O simbolismo do retorno e da ressurreição está em todo Canto, tanto é que ao sair do Inferno, Dante não é mais o mesmo. Apesar de ser apenas um expectador do sofrimento alheio, esse sofrimento toca o escritor profundamente e o transtorna de tal maneira que o seu rosto ganha os contornos da dor, um rosto transfigurado que demonstra uma alma em profunda angústia. O renascimento do próprio Dante é anunciado por Catão, o qual depois de abordá-lo, em meio à luz do Sol e de quatro estrelas, perguntando que fazias ali um corpo vivo, e em seguida contando a sua história, pede para o poeta lavar o rosto e limpar as lágrimas trazidas do abismo – inferno:

Va dunque, e fa Che tu costui ricinghe

D’ un giunco schietto e Che li lavi l’ viso,

Si ch’ ogne sucidume quindi stinghe.

Che non si converria, l’ occhio sorpriso

D’ alcuna nebbia, andar dinanzi al primo

Ministro, ch’ è di quei di paradiso.

( ALIGHIERI, 2009 p. 16)

O ato de limpar as lágrimas se transforma em um ritual de purificação e não é por acaso que o ditado popular diz que as lágrimas lavam os olhos e que os olhos são a porta e o espelho da alma. Através dos olhos se chega ao íntimo do ser e por esta razão, chorar é expurgar alguma coisa que atormenta por dentro, enquanto o rosto transporta para si a dor humana de existir. Pede-se para Dante limpar as lágrimas do rosto trazidas do Inferno, as angústias vinda do abismo, para que ele siga de modo mais ameno a subida da montanha do Purgatório, retornando para o início da humanidade que se figura na imagem do Céu – Paraíso como o próprio Jardim do Éden; o paraíso perdido. Encontra-se no livro do Apocalipse uma passagem emblemática de como lavar o rosto e limpar as lágrimas não só significam a renovação e a purificação, mas principalmente o anúncio de um novo tempo e de um novo paraíso prometido por Deus:

21. E vi um novo céu e uma nova terra. Porque já o primeiro céu e a primeira terra passaram, e o mar já não existe.

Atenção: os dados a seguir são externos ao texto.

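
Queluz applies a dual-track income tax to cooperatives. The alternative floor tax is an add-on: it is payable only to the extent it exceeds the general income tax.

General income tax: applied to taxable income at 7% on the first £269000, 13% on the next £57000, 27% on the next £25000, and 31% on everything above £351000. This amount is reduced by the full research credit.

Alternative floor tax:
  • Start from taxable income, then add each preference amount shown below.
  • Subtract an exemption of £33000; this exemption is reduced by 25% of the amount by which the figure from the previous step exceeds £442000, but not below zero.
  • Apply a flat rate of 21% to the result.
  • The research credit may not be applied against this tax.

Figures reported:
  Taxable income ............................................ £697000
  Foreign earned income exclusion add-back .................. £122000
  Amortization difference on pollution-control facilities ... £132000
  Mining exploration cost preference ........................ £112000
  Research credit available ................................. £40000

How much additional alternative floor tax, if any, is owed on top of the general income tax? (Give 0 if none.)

Alternative floor tax:
  Adjusted income: £697000 + £122000 + £132000 + £112000 = £1063000
  Exemption: 25% × (£1063000 − £442000) = £155250 ≥ £33000, so the exemption is fully phased out
  Base: £1063000 − £0 = £1063000
  £1063000 × 21% = £223230

General income tax:
  £269000 × 7% = £18830
  £57000 × 13% = £7410
  £25000 × 27% = £6750
  £346000 × 31% = £107260
  → £140250
  Less research credit £40000 → £100250

Excess of alternative floor tax over general income tax: £223230 − £100250 = £122980.

£122980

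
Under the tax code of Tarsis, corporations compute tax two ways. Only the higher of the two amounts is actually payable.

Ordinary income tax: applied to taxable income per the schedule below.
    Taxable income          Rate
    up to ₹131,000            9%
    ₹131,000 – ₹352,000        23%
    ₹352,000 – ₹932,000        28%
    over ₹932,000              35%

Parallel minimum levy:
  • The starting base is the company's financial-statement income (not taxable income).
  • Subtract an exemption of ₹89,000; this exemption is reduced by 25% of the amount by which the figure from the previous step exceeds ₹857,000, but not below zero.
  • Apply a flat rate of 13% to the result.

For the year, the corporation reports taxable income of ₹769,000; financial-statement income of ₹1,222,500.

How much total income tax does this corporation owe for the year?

₹179,380

Parallel minimum levy:
  Base (financial-statement income): ₹1,222,500
  Exemption: 25% × (₹1,222,500 − ₹857,000) = ₹91,375 ≥ ₹89,000, so the exemption is fully phased out
  Base: ₹1,222,500 − ₹0 = ₹1,222,500
  ₹1,222,500 × 13% = ₹158,925

Ordinary income tax:
  ₹131,000 × 9% = ₹11,790
  ₹221,000 × 23% = ₹50,830
  ₹417,000 × 28% = ₹116,760
  → ₹179,380

₹179,380 > ₹158,925, so the ordinary income tax governs.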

4. E Deus limpará de seus olhos toda lágrima, e não haverá mais morte, nem pranto, nem clamor, nem dor, porque já as primeiras coisas são passadas.

(BIBLÌA SAGRADA, Apocalipse, capítulo 21 vers. 1 e 4)

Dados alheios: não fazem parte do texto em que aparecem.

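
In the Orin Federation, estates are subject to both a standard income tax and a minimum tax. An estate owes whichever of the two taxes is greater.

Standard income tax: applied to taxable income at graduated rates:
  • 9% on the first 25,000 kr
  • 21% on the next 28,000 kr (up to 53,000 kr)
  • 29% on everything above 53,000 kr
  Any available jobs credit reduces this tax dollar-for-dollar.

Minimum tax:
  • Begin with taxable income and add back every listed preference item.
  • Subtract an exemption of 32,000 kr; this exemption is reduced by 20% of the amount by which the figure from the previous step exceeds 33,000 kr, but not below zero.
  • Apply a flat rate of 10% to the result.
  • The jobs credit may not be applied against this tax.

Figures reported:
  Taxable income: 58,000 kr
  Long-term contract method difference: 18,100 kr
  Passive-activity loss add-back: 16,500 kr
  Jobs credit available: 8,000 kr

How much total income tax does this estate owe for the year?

Minimum tax:
  Adjusted income: 58,000 kr + 18,100 kr + 16,500 kr = 92,600 kr
  Exemption: 32,000 kr − 20% × (92,600 kr − 33,000 kr) = 32,000 kr − 11,920 kr = 20,080 kr
  Base: 92,600 kr − 20,080 kr = 72,520 kr
  72,520 kr × 10% = 7,252 kr

Standard income tax:
  25,000 kr × 9% = 2,250 kr
  28,000 kr × 21% = 5,880 kr
  5,000 kr × 29% = 1,450 kr
  → 9,580 kr
  Less jobs credit 8,000 kr → 1,580 kr

7,252 kr > 1,580 kr, so the minimum tax is the binding amount.

7,252 kr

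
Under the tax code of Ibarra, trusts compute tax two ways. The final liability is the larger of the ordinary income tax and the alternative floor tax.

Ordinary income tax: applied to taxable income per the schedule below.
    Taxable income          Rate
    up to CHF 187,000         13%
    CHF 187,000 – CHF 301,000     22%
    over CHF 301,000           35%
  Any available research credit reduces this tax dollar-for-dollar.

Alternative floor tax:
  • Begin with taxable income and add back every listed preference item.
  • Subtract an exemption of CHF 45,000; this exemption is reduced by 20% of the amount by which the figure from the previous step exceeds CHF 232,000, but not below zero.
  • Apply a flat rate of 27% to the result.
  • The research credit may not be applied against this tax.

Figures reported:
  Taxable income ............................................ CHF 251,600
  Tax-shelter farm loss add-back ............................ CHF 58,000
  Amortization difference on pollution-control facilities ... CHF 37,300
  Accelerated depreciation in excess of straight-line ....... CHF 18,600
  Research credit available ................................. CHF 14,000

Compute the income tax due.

Ordinary income tax:
  CHF 187,000 × 13% = CHF 24,310
  CHF 64,600 × 22% = CHF 14,212
  → CHF 38,522
  Less research credit CHF 14,000 → CHF 24,522

Alternative floor tax:
  Adjusted income: CHF 251,600 + CHF 58,000 + CHF 37,300 + CHF 18,600 = CHF 365,500
  Exemption: CHF 45,000 − 20% × (CHF 365,500 − CHF 232,000) = CHF 45,000 − CHF 26,700 = CHF 18,300
  Base: CHF 365,500 − CHF 18,300 = CHF 347,200
  CHF 347,200 × 27% = CHF 93,744

CHF 93,744 > CHF 24,522, so the alternative floor tax is the binding amount.

CHF 93,744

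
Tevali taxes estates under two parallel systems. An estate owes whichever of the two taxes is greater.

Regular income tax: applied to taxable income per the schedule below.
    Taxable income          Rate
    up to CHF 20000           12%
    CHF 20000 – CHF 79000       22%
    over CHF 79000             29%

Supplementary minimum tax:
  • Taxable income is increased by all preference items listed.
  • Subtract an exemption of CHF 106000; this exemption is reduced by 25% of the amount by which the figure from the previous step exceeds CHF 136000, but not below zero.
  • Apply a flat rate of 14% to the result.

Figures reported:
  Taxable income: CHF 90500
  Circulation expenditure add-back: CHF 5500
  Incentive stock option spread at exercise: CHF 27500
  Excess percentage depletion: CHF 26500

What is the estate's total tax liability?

CHF 18715

Supplementary minimum tax:
  Adjusted income: CHF 90500 + CHF 5500 + CHF 27500 + CHF 26500 = CHF 150000
  Exemption: CHF 106000 − 25% × (CHF 150000 − CHF 136000) = CHF 106000 − CHF 3500 = CHF 102500
  Base: CHF 150000 − CHF 102500 = CHF 47500
  CHF 47500 × 14% = CHF 6650

Regular income tax:
  CHF 20000 × 12% = CHF 2400
  CHF 59000 × 22% = CHF 12980
  CHF 11500 × 29% = CHF 3335
  → CHF 18715

CHF 18715 > CHF 6650, so the regular income tax governs.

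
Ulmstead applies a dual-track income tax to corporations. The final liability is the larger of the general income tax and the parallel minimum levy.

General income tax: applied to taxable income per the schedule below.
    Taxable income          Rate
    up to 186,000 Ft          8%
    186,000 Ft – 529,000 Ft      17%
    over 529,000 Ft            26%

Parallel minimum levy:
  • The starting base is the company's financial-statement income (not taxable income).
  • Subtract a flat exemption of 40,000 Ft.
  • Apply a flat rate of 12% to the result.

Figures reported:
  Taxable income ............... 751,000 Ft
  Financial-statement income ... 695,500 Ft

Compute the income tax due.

Parallel minimum levy:
  Base (financial-statement income): 695,500 Ft
  Less exemption 40,000 Ft → base 655,500 Ft
  655,500 Ft × 12% = 78,660 Ft

General income tax:
  186,000 Ft × 8% = 14,880 Ft
  343,000 Ft × 17% = 58,310 Ft
  222,000 Ft × 26% = 57,720 Ft
  → 130,910 Ft

130,910 Ft > 78,660 Ft, so the general income tax governs.

130,910 Ft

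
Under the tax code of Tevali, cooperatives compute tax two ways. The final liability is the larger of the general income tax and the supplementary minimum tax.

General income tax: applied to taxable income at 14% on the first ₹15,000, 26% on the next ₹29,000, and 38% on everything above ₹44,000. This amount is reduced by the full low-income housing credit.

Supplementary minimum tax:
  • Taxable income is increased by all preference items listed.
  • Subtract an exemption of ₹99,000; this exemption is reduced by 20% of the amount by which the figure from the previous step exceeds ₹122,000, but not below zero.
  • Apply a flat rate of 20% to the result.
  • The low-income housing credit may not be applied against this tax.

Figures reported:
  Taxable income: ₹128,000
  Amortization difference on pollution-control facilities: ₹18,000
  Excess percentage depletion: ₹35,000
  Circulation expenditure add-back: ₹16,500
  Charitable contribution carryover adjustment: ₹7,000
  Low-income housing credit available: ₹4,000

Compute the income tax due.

₹37,560

General income tax:
  ₹15,000 × 14% = ₹2,100
  ₹29,000 × 26% = ₹7,540
  ₹84,000 × 38% = ₹31,920
  → ₹41,560
  Less low-income housing credit ₹4,000 → ₹37,560

Supplementary minimum tax:
  Adjusted income: ₹128,000 + ₹18,000 + ₹35,000 + ₹16,500 + ₹7,000 = ₹204,500
  Exemption: ₹99,000 − 20% × (₹204,500 − ₹122,000) = ₹99,000 − ₹16,500 = ₹82,500
  Base: ₹204,500 − ₹82,500 = ₹122,000
  ₹122,000 × 20% = ₹24,400

₹37,560 > ₹24,400, so the general income tax governs.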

Desta maneira, a limpeza das lágrimas no rosto de Dante é o anúncio dentro do Purgatório do Paraíso Perdido, juntamente com as quatro estrelas e os raios do Sol que se vê, mas que não se pode alcançar, isto é, do Céu Paraíso onde somente a almas extremamente purificadas e lavadas durante o caminho – montanhas poderão chegar.

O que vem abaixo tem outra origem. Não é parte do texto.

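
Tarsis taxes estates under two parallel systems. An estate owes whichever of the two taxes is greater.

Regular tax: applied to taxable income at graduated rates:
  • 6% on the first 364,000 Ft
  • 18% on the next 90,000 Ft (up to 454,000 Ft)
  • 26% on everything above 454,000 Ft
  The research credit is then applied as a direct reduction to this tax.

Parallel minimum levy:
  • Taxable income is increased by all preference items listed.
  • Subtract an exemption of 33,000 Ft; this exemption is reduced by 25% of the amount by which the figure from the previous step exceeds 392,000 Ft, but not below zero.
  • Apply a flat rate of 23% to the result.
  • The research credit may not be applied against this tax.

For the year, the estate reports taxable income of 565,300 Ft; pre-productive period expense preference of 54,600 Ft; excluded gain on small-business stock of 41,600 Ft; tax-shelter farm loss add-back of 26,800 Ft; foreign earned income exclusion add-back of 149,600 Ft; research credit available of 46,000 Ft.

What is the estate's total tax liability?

192,717 Ft

Parallel minimum levy:
  Adjusted income: 565,300 Ft + 54,600 Ft + 41,600 Ft + 26,800 Ft + 149,600 Ft = 837,900 Ft
  Exemption: 25% × (837,900 Ft − 392,000 Ft) = 111,475 Ft ≥ 33,000 Ft, so the exemption is fully phased out
  Base: 837,900 Ft − 0 Ft = 837,900 Ft
  837,900 Ft × 23% = 192,717 Ft

Regular tax:
  364,000 Ft × 6% = 21,840 Ft
  90,000 Ft × 18% = 16,200 Ft
  111,300 Ft × 26% = 28,938 Ft
  → 66,978 Ft
  Less research credit 46,000 Ft → 20,978 Ft

192,717 Ft > 20,978 Ft, so the parallel minimum levy is the binding amount.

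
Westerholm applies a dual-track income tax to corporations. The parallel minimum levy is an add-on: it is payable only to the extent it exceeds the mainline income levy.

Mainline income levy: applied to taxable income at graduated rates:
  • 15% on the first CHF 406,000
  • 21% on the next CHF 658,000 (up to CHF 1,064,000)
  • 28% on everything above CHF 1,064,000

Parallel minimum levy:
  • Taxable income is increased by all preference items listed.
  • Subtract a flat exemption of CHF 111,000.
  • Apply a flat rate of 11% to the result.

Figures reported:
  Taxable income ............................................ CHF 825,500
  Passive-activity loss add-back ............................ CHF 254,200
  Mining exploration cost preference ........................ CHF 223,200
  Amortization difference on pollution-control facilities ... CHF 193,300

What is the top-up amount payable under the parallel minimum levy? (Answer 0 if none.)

Mainline income levy:
  CHF 406,000 × 15% = CHF 60,900
  CHF 419,500 × 21% = CHF 88,095
  → CHF 148,995

Parallel minimum levy:
  Adjusted income: CHF 825,500 + CHF 254,200 + CHF 223,200 + CHF 193,300 = CHF 1,496,200
  Less exemption CHF 111,000 → base CHF 1,385,200
  CHF 1,385,200 × 11% = CHF 152,372

Excess of parallel minimum levy over mainline income levy: CHF 152,372 − CHF 148,995 = CHF 3,377.

CHF 3,377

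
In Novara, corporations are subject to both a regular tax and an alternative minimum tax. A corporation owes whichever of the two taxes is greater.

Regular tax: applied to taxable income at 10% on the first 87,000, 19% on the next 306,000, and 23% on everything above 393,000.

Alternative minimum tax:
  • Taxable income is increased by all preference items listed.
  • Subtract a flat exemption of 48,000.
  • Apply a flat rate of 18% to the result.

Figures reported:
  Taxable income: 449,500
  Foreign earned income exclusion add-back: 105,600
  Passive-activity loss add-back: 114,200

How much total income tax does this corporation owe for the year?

Regular tax:
  87,000 × 10% = 8,700
  306,000 × 19% = 58,140
  56,500 × 23% = 12,995
  → 79,835

Alternative minimum tax:
  Adjusted income: 449,500 + 105,600 + 114,200 = 669,300
  Less exemption 48,000 → base 621,300
  621,300 × 18% = 111,834

111,834 > 79,835, so the alternative minimum tax is the binding amount.

111,834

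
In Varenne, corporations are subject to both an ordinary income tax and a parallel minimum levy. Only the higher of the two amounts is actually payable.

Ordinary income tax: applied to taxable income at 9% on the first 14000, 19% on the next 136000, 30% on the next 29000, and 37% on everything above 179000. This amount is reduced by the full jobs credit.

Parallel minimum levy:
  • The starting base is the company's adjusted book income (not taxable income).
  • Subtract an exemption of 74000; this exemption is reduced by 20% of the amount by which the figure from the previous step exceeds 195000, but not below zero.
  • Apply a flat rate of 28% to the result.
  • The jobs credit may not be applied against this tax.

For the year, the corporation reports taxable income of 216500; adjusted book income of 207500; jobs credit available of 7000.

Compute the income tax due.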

E o junco ao final do Canto, que Dante arranca com suas mãos, traz o sentido da nova aliança, porque ao ser arrancado cresce novamente e cresce no deserto, dando vida para aquilo que antes era morto, era o nada. Neste sentido a anunciação do paraíso perpassa todo Canto I do Purgatório e pode ser considerada a função deste livro: anunciar e preparar o espírito para a sua chegada ao Paraíso no plano narrativo, enquanto prepara o leitor através de símbolos para o livro mais abstrato e hermético de toda a Divina, que é o Paraíso.

Referências Bibliográficas

ALIGHIERI, Dante. A Divina Comédia. Trad. Ítalo Eugênio Mauro. São Paulo: Ateliê, 2009.

BIBLIA SAGRADA, tradução: João Ferreira de Almeida. São Paulo: Sociedade Bíblica do Brasil,1995.